Boone, who didn’t manage the Yankees on Wednesday night (bench coach Carlos Mendoza handled that chore), said there was no reason for him and Cash to talk about Cash’s harsh postgame criticism of Boone.

“It’s poor judgment, poor coaching, poor teaching,’’ Cash said. “I got a whole damn stable of guys that throw 98 mph. Period.’’

Om Wednesday, Boone said, “If we do, it won’t be any issue, but I don’t feel a need to.’’

Nor did Boone say he was offended by Cash’s harsh words.

“Not at all. I am to take offense for someone popping off in the heat of the moment? No chance,’’ Boone said. “And [Wednesday night] will give me time to reflect on that a little bit and tighten up my coaching techniques.’’
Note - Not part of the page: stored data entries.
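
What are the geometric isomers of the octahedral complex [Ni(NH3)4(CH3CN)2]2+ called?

An octahedron has six vertices in three trans pairs; every non-trans pair is cis.
Systematic placement gives 2 geometric isomers: CH3CN trans; CH3CN cis.

cis and trans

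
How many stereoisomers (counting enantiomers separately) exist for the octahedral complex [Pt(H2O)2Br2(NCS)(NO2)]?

There are 6 geometric isomers: H2O trans, Br trans; H2O cis, Br trans; H2O cis, Br cis (3 arrangements, 2 chiral); H2O trans, Br cis.
Of these, 2 lack any improper symmetry element and so occur as enantiomeric pairs, giving 6 + 2 = 8 stereoisomers in total.

8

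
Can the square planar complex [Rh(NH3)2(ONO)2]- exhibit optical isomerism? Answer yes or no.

no

A square has two trans pairs of vertices; adjacent vertices are cis.
Working through the distinct placements yields 2 geometric isomers: NH3 cis; NH3 trans.
Each arrangement has an internal mirror plane or centre of symmetry, so none is chiral.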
Since Monday night’s incident was the latest show of bad blood between the AL East rivals — the Rays started the night 3 ½ games up on the second-place Yankees — the harsh feelings for each other aren’t likely to vanish.
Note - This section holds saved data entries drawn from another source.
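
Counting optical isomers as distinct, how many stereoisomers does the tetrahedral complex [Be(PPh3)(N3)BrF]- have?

2

Only one geometric arrangement is possible; it has no improper symmetry element, so it exists as a pair of enantiomers (2 stereoisomers).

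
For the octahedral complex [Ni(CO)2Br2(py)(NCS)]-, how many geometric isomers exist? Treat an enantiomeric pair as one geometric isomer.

The six octahedral sites form three mutually perpendicular trans pairs.
Working through the distinct placements yields 6 geometric isomers: CO trans, Br trans; CO cis, Br trans; CO cis, Br cis (3 arrangements, 2 chiral); CO trans, Br cis.

6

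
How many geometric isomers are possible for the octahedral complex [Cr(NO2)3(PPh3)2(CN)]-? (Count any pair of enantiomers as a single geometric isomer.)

In an octahedral complex each vertex has one trans partner and four cis neighbours.
There are 3 geometric isomers: NO2 mer, PPh3 trans; NO2 fac, PPh3 cis; NO2 mer, PPh3 cis.

3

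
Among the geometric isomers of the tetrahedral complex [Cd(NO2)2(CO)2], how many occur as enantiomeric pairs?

0

In a tetrahedral complex all four positions are equivalent and every pair of ligands is adjacent — there is no cis/trans distinction.
Only one geometric arrangement is possible.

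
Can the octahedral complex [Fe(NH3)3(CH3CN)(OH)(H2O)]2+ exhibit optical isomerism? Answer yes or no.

In an octahedral complex each vertex has one trans partner and four cis neighbours.
Systematic placement gives 4 geometric isomers: NH3 mer (3 arrangements); NH3 fac (chiral).
One of these lacks any improper symmetry element and so occurs as an enantiomeric pair, giving 4 + 1 = 5 stereoisomers in total.

yes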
Boone pointed to DJ LeMahieu having been pitched up and in several times and explained the last thing the Yankees wanted to do was injure somebody.

“Both teams are professional enough to know we are playing for a lot. Even though there have been a few of these incidents where the blood gets boiling obviously and tempers flare a little bit, I think both teams are smart enough and good enough to realize to get the job done on the field,’’ Boone said. “That’s our main focus and I am sure it is with them as well. Hopefully this is something that can be behind us and it can be about two good teams going at it on the field.’’
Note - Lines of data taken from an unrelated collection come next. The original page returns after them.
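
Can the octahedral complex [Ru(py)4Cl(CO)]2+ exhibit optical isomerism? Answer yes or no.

no

Systematic placement gives 2 geometric isomers: Cl and CO mutually trans; Cl and CO mutually cis.
Each arrangement has an internal mirror plane or centre of symmetry, so none is chiral.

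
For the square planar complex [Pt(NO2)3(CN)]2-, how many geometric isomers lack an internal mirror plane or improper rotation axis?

Only one geometric arrangement is possible.

0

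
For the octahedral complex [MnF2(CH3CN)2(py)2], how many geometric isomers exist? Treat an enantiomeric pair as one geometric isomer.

5

The six octahedral sites form three mutually perpendicular trans pairs.
There are 5 geometric isomers: F trans, CH3CN trans, py trans; F cis, CH3CN trans, py cis; F cis, CH3CN cis, py trans; F cis, CH3CN cis, py cis (chiral); F trans, CH3CN cis, py cis.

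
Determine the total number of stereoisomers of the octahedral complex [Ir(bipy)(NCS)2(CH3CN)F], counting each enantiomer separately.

An octahedron has six vertices in three trans pairs; every non-trans pair is cis.
Each bipy is bidentate and must span two cis positions.
The distinct arrangements are (4 in all): NCS cis (3 arrangements, 2 chiral); NCS trans.
Of these, 2 lack any improper symmetry element and so occur as enantiomeric pairs, giving 4 + 2 = 6 stereoisomers in total.

6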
That, however, remains to be seen. The Rays revel in beating the Yankees — they were 7-2 against the Yankees entering Wednesday night’s action. And they haven’t strayed from their pitching doctrine to throw fastballs up and in. And they like to respond to the Yankees’ dugout chirping with more chirping.

In a lot of ways it is too bad the Yankees and Rays are done playing because they have certainly added spice to a very bland season so far. Of course, it would be nice if they met in the postseason when the stakes are a lot higher.